Y al final sucedió lo inevitable. La madrugada del martes, la policía de la ciudad de Nueva York rodeó el Parque Zuccotti y expulsó al par de centenas de personas que mantenían la toma de Occupy Wall Street. Faltando apenas dos días para que los manifestantes cumplieran dos meses en el lugar, la ocupación que capturó la imaginación de gran parte de Estados Unidos y tuvo repercusión en el extranjero llegaba a su fin.
La gran pregunta es por qué el responsable de tomar esa decisión, el alcalde Michael Bloomberg, no lo hizo antes. Sus facultades para ponerle fin a la situación nunca estuvieron en duda. Por ello, sólo cabe suponer que esperaba el momento político correcto, una vez que pasara la explosión de euforia permitida por la osadía de "tomarse" Wall Street y los peores enfrentamientos con la policía.
Y es que a Bloomberg -un multimillonario libertario y llevado de sus ideas- lo han acusado de muchas cosas, pero nunca de tonto. Tras el desconcierto inicial ante la descabellada ocupación de Zuccotti, Bloomberg prefirió la distancia, y comenzó a poner sobre la mesa sus distintos argumentos contra la ocupación. Así, como quien prepara sin apuro un jaque mate, una semana la preocupación fue la higiene en el parque; y más adelante fue el peligro de incendio, el ruido que molestaba a los vecinos y los delitos que comenzaban a reportarse en sus inmediaciones.
Paralelamente, el alcalde comenzaba a usar el único lenguaje propiamente estadounidense: el de su Constitución.
"La Constitución no protege a las carpas", dijo Bloomberg a mediados de octubre, sin sarcasmo en su voz. "Lo que protege son los derechos de libre expresión y de reunión".
En otras palabras, estaba recordándoles a los manifestantes que al dejarlos "ocupar" el Parque Zuccotti (que, nunca está de más recordarlo, originalmente se llamaba "Liberty Plaza") les estaba concediendo un privilegio.
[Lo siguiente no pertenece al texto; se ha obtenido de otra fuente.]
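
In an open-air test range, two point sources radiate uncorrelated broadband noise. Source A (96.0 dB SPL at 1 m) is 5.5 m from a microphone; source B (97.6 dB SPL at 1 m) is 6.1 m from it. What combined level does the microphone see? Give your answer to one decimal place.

At the listener: L_A = 96.0 − 20·log₁₀(5.5) = 81.19 dB; L_B = 97.6 − 20·log₁₀(6.1) = 81.89 dB.
Combined: 10·log₁₀(10^(81.19/10)+10^(81.89/10)) = 84.6 dB SPL.

84.6 dB SPL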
Con todas las fichas en su lugar, el alcalde decretó el operativo en el más completo secreto, y el sorpresivo ultimátum de desocupar o ser arrestados no se tradujo en violencia excesiva, aunque sí en 140 arrestos. El mismo martes, un juez del estado de Nueva York se pronunció sobre una petición de medida cautelar de los ocupantes que les habría permitido volver a instalar sus carpas, validando con ello la tesis constitucional del alcalde. Así, una vez que el parque había sido limpiado y estaban claras las nuevas normas, muchos regresaron, aunque bajo las nuevas reglas: sin acampar, sin dormir en el suelo.
¿De qué sirvieron, entonces, estos dos meses de ocupación de Wall Street? De partida, cambiaron el tono del debate político estadounidense. La idea de que quienes no somos millonarios conformamos un mítico 99% es, por ahora, parte de nuestro lenguaje cotidiano, y probablemente le dé forma a la campaña presidencial del próximo año.
Pero quizás lo más interesante de estos dos apasionantes meses haya sido ver a este movimiento pasar de ser algo que nadie tomaba en serio a un despertador de las adormecidas conciencias de la izquierda estadounidense. Un movimiento que, por no tener líderes evidentes, se convirtió en una fuerza intangible e impredecible, que está en todas partes y ninguna al mismo tiempo. De hecho, pocas horas antes del desalojo, los editores de Adbusters, la revista anticonsumo canadiense que gatilló el movimiento, habían hecho un llamado a "declarar victoria" y levantar las acampadas durante el invierno boreal, para volver con más fuerzas y nuevas ideas durante la primavera. Pero como en una buena familia, los niños que su idea había engendrado ya no estaban escuchando: tenían ideas propias.